Russian Revolution: May 1-4, 1917
by Dr. Bruce Arnold
May 1, 1917 (April 18, old style)
Massive May Day celebrations occur in Russia. Foreign Minister Pavel N. Milyukov (also spelled Miliukov) sends a declaration to the Allies regarding the Russian Government’s war aims. The government’s position is that of being ready to quit the war without any ambitions regarding territorial annexations. However, knowing that the French and the British wouldn’t be happy with that position, Milyukov attaches a note of his own. Milyukov elaborates that Russia is still willing to “continue the war until complete victory” and that Russia is very much interested in expanding her territory.This note is leaked to the press and will cause the Provisional Government’s first crisis.
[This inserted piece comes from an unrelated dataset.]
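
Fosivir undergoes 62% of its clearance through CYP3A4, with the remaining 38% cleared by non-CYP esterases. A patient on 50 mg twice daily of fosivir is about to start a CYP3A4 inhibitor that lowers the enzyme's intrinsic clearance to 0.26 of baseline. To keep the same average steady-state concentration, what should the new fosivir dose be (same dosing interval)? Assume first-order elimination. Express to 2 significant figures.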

Meanwhile, Foreign Minister Miliukov secretly promises the Allies that Russia will continue the war until complete victory and the annexation of new territory is achieved. Miliukov’s secret note prompts armed demonstrations of furious soldiers in the streets for two days. The Bolsheviks resolve that the resignation of Miliukov is not enough; a new Soviet government must be formed, and give party members new instructions.
May 3 – 4, 1917 (April 20 – 21, old style)
The April Days, also called the April Crisis. Mass demonstrations in Petrograd and Moscow against Pavel N. Milyukov’s declaration of war aims.